At the same time an offer of alliance came from Chios, the richest and most important of the Grecian islands, near the continent of Asia Minor. Chios was still nominally a member of the confederation of Delos, in alliance with, and bound to pay an annual tribute to, Athens. The Spartans knew the strength it would give them if they could cut away this strong support from their opponents. They promised to send a fleet of forty triremes to aid Chios in her revolt, and to act in concert with her new ally and ancient enemy, the Persian. In the spring of 412 these ships, with those of others of the Spartan allies, reached Lechaion, the western port of Korinth, and were hauled over the isthmus to Kenchreia, the eastern port, where they lay, ready to start for Chios as soon as the Isthmian games were over.
In the meantime the Euböians had made the like offer of alliance to Agis, the Spartan king, at Dekeleia, and asked for the same assistance against Athens. The required help was promised. Before this aid could be given, and while Agis waited for reinforcements for that purpose, Lesbos revolted, and prayed the same aid from Agis. A small force arrived at this time from Sparta, and was sent on at once by Agis to help the Lesbians.
But while this conspiracy was going on against her Athens was not idle. Like a lion brought to bay, she roused herself as dangers quickened round her. Her army gone, her great fleets sunk or burnt at Syrakuse, her food-supplies diminished, her revenues almost destroyed, without money or allies on whom she could depend, the whole state in mourning for the sons who never could return to her again from that sad Sicilian expedition, the islands and the tributary towns which she had rescued from the Persians, and guarded from their other enemies, revolting from her, or gone right over to a foe who was plotting with those very Persians to destroy her utterly, she rose majestic in her grief; the word ‘surrender’ was not so much as named—never breathed by any citizen; the idea of compromise was never for a moment entertained. Each blow as it came quick upon her roused her to fresh vigour. The ingratitude, the shameless ingratitude, of those small states, of which for nearly sixty years she had been the constant safeguard, might burn into her soul, but it did not shake her. In the past, perhaps, she sometimes domineered over them in her pride, and taken large tribute from them in the days of her power. But she protected them from ever-prowling enemies, and gave them back more than she took from them. And now—now in her distress—they were deserting her, going over to an enemy who, for his own immediate and selfish purpose, was not unwilling to undo what the pan-Hellenic federation had done, and it seemed that Marathon and Salamis had been fought in vain.

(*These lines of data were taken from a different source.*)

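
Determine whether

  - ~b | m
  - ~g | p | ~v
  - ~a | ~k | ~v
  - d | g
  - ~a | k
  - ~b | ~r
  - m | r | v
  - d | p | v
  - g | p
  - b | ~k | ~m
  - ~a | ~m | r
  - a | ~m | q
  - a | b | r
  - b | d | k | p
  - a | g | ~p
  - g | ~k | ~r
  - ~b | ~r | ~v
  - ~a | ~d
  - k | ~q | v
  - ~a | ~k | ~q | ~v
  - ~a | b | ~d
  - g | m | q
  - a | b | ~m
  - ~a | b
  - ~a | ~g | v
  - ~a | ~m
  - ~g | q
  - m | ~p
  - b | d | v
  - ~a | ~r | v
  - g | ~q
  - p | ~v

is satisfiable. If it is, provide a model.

g = True; k = True; p = False; v = False; m = False; d = True; r = True; a = False; q = True; b = False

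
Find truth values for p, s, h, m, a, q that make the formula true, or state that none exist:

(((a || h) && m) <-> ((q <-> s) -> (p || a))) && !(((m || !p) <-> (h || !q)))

p = False; s = True; h = False; m = True; a = True; q = True

  ((a || h) && m) <-> ((q <-> s) -> (p || a)) = True
    (a || h) && m = True
      a || h = True
    (q <-> s) -> (p || a) = True
      q <-> s = True
      p || a = True
  !(((m || !p) <-> (h || !q))) = True
    (m || !p) <-> (h || !q) = False
      m || !p = True
        !p = True
      h || !q = False
        !q = False
Both conjuncts True, so the formula holds.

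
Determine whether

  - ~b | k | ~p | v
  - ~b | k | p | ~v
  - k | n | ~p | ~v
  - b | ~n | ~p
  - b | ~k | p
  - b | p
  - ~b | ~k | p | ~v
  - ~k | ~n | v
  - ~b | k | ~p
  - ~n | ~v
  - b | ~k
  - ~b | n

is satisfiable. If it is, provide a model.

b: False, p: True, v: False, n: False, k: False

Set b = False.
  then (b | p) forces p = True.
  then (b | ~k) forces k = False.
  then (b | ~n | ~p) forces n = False.
  then (k | n | ~p | ~v) forces v = False.
All clauses satisfied.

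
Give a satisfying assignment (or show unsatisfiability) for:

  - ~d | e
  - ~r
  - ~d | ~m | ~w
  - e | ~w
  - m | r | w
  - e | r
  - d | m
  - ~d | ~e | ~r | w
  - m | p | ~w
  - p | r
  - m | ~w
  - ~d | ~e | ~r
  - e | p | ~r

Unit clause (~r) forces r = False.
In (e | r) only e is left, so e = True.
In (p | r) only p is left, so p = True.
Set d = False.
  then (d | m) forces m = True.
Set w = True.
All clauses satisfied.

e = True, d = False, p = True, r = False, m = True, w = True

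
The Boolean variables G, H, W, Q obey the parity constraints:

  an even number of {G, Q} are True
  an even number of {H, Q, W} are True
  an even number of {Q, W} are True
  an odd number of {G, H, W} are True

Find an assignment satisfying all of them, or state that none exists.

Unsatisfiable

Adding constraints 1, 2, 4 mod 2: every variable appears an even number of times on the left, so the left side is 0.
But the right sides sum to 1 (mod 2). 0 ≠ 1 — the system is inconsistent.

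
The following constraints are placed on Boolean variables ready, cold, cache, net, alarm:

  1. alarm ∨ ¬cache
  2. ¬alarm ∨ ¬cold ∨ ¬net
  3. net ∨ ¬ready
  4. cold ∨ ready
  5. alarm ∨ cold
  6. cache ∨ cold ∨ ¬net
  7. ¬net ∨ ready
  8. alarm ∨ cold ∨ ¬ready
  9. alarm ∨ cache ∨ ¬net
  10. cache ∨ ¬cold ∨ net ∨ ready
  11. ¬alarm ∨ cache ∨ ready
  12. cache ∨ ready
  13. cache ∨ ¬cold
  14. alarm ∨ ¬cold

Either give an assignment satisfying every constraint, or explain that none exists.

Set ready = True.
  then (net ∨ ¬ready) forces net = True.
Try cold = True:
  (¬alarm ∨ ¬cold ∨ ¬net) forces alarm = False.
  clause (alarm ∨ ¬cold) is falsified — backtrack.
So cold = False.
  then (alarm ∨ cold) forces alarm = True.
  then (cache ∨ cold ∨ ¬net) forces cache = True.
All clauses satisfied.

ready = True, cold = False, cache = True, net = True, alarm = True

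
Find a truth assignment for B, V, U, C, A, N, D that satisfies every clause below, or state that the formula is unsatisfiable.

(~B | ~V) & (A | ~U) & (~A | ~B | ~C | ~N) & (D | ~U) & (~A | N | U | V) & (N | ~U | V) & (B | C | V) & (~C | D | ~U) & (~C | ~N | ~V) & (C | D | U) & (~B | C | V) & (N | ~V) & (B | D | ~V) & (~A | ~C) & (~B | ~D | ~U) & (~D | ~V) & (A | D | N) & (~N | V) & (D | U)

Set B = False.
Try V = True:
  (N | ~V) forces N = True.
  (~C | ~N | ~V) forces C = False.
  (B | D | ~V) forces D = True.
  clause (~D | ~V) is falsified — backtrack.
So V = False.
  then (B | C | V) forces C = True.
  then (~A | ~C) forces A = False.
  then (~N | V) forces N = False.
  then (A | ~U) forces U = False.
  then (A | D | N) forces D = True.
All clauses satisfied.

B=F; V=F; U=F; C=T; A=F; N=F; D=T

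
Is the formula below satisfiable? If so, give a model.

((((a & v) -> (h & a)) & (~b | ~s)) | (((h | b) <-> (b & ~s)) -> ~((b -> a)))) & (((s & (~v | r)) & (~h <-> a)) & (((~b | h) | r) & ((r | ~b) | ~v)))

v=F, h=T, b=F, r=T, a=F, s=T

  (((a & v) -> (h & a)) & (~b | ~s)) | (((h | b) <-> (b & ~s)) -> ~((b -> a))) = True
    ((a & v) -> (h & a)) & (~b | ~s) = True
      (a & v) -> (h & a) = True
        a & v = False
        h & a = False
      ~b | ~s = True
        ~b = True
        ~s = False
    ((h | b) <-> (b & ~s)) -> ~((b -> a)) = True
      (h | b) <-> (b & ~s) = False
        h | b = True
        b & ~s = False
          ~s = False
      ~((b -> a)) = False
        b -> a = True
  ((s & (~v | r)) & (~h <-> a)) & (((~b | h) | r) & ((r | ~b) | ~v)) = True
    (s & (~v | r)) & (~h <-> a) = True
      s & (~v | r) = True
        ~v | r = True
          ~v = True
      ~h <-> a = True
        ~h = False
    ((~b | h) | r) & ((r | ~b) | ~v) = True
      (~b | h) | r = True
        ~b | h = True
          ~b = True
      (r | ~b) | ~v = True
        r | ~b = True
          ~b = True
        ~v = True
Both conjuncts True, so the formula holds.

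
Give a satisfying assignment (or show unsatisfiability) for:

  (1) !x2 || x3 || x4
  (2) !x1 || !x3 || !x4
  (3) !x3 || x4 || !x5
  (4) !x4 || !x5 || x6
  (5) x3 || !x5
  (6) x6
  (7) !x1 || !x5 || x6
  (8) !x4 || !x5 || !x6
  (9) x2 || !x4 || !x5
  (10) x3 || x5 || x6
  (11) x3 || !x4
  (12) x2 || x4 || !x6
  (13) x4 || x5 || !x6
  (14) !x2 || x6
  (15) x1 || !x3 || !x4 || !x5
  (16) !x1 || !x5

x1 = False, x2 = True, x3 = True, x4 = True, x5 = False, x6 = True

Unit clause (x6) forces x6 = True.
Set x1 = False.
Set x2 = True.
Try x3 = False:
  (!x2 || x3 || x4) forces x4 = True.
  clause (x3 || !x4) is falsified — backtrack.
So x3 = True.
Try x4 = False:
  (!x3 || x4 || !x5) forces x5 = False.
  clause (x4 || x5 || !x6) is falsified — backtrack.
So x4 = True.
  then (!x4 || !x5 || !x6) forces x5 = False.
All clauses satisfied.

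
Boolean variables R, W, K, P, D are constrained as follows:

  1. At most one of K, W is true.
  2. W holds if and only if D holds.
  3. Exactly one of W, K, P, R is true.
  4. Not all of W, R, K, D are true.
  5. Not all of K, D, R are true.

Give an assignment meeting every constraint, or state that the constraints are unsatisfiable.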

Well, let them go if they must go; she, to her last ship, to her last timber, to her last man, to her last drachma, she would still fight, and, if the gods decreed it, she would die fighting. As long as her liberty should last and her democracy should remain, she would never lose her courage.
That was a country to be proud of, a race to boast about. Did her great son far away in Lakedaimôn, while he was counselling, directing all the movements of her foes against her—did he ever in his heart feel a secret pride that he was sprung from her? Was his just wrath ever so little cooling, or did it still burn so fiercely that he could not see her glory?